Tribunal Constitucional (até 1998)

84-0102

Data
1986-04-16
Relator
MAGALHÃES GODINHO
Secção
ACTC00000629
Decisão
Não julga inconstitucional a norma constante do artigo 2 do Decreto-Lei n. 356/79, de 31 de Agosto, respeitante a fundamentação, por conveniencia de serviço, dos actos de transferencia ou exoneração de funcionarios nomeados discricionariamente.
Votação
MAIORIA COM 1 VOT VENC

Sumário

I - Conquanto se não possa afirmar que a Constituição consagre como principio geral não escrito o principio da não retroactividade das leis, o certo e que a retroactividade sera constitucionalmente ilegitima toda a vez que seja arbitraria ou opressiva, por envolver uma violação intoleravel, demasiado acentuada, da confiança dos cidadãos na tutela juridica. II - Porem, mesmo aceitando que no caso do artigo 2 do Decreto-Lei n. 356/79 se esta perante uma verdadeira e propria retroactividade, impõe-se concluir que tal retroactividade não implica qualquer violação intoleravel, arbitraria, opressiva ou demasiado acentuada da confiança que o "funcionario" pudesse depositar na manutenção do lugar para que fora nomeado, pois se trata de funcionarios cujo estatuto se caracteriza pela marca da precariedade, assentando numa especial relação de confiança.
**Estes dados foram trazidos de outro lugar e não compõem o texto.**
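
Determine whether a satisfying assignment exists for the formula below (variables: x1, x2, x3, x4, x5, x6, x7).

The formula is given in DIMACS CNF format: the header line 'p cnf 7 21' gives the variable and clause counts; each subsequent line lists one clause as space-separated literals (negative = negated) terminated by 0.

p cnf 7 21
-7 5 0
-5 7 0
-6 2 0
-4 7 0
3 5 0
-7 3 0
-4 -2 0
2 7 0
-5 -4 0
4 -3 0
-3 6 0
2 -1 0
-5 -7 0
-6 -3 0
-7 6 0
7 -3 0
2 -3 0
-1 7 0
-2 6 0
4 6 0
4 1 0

Branch on x7: set x7 = False.
From the singleton clause (¬x5), x5 = False.
From the singleton clause (¬x4), x4 = False.
From the singleton clause (x3), x3 = True.
That conflicts with the unit clause (¬x3).
So x7 must be the other value — set x7 = True.
From the singleton clause (x5), x5 = True.
That conflicts with the unit clause (¬x5).
Both values of x7 lead to a conflict.
No assignment satisfies every clause.

Unsatisfiable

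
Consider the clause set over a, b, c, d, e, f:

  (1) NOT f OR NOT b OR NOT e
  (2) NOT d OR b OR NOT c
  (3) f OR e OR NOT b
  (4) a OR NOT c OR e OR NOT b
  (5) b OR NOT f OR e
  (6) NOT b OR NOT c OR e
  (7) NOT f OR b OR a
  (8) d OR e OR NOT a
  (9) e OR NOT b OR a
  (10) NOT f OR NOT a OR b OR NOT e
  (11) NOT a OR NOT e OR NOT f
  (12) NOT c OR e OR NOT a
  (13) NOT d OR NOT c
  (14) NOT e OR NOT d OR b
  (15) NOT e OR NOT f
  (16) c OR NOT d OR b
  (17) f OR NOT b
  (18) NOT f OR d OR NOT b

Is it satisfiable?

Yes

Suppose d = true.
The clause (NOT c) is unit, so c = false.
The clause (b) is unit, so b = true.
The clause (f) is unit, so f = true.
The clause (NOT e) is unit, so e = false.
The clause (a) is unit, so a = true.
Every clause now holds.
A satisfying assignment: a=true, b=true, c=false, d=true, e=false, f=true.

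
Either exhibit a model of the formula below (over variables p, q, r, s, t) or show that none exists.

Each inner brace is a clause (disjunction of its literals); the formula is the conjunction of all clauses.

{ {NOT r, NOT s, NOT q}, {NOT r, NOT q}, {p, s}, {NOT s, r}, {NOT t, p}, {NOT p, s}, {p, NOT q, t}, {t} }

From the singleton clause (t), t = true.
From the singleton clause (p), p = true.
From the singleton clause (s), s = true.
From the singleton clause (r), r = true.
From the singleton clause (NOT q), q = false.
All clauses are satisfied.

p: true; q: false; r: true; s: true; t: true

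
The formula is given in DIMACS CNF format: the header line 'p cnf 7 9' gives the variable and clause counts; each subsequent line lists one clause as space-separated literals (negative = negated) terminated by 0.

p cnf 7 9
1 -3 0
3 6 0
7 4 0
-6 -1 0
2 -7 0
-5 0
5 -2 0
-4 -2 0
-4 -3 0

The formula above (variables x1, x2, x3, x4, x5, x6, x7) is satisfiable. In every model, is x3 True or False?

Suppose x3 = True.
The clause (x1) is unit, so x1 = True.
The clause (¬x6) is unit, so x6 = False.
The clause (¬x5) is unit, so x5 = False.
The clause (¬x2) is unit, so x2 = False.
The clause (¬x7) is unit, so x7 = False.
The clause (x4) is unit, so x4 = True.
But (¬x4) is also a unit clause — contradiction.
So every satisfying assignment has x3 = False.

False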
III - A norma em apreço não viola, assim, o principio do Estado de direito democratico, hoje expressamente afirmado e recolhido logo no artigo 2 da Constituição, mas que, na versão originaria desta, ja encontrava implicito acolhimento e uma significativa referencia no preambulo da lei fundamental. IV - E tambem não padece do vicio de inconstitucionalidade organica, pois ao tempo em que vigorava a versão inicial da Constituição não se encontrava consagrado o direito a fundamentação dos actos administrativos desfavoraveis e, se estava garantido o direito ao recurso contencioso dos actos administrativos ilegais, tal garantia não implicava, como seu elemento essencial ou corolario inevitavel, a daquela fundamentação.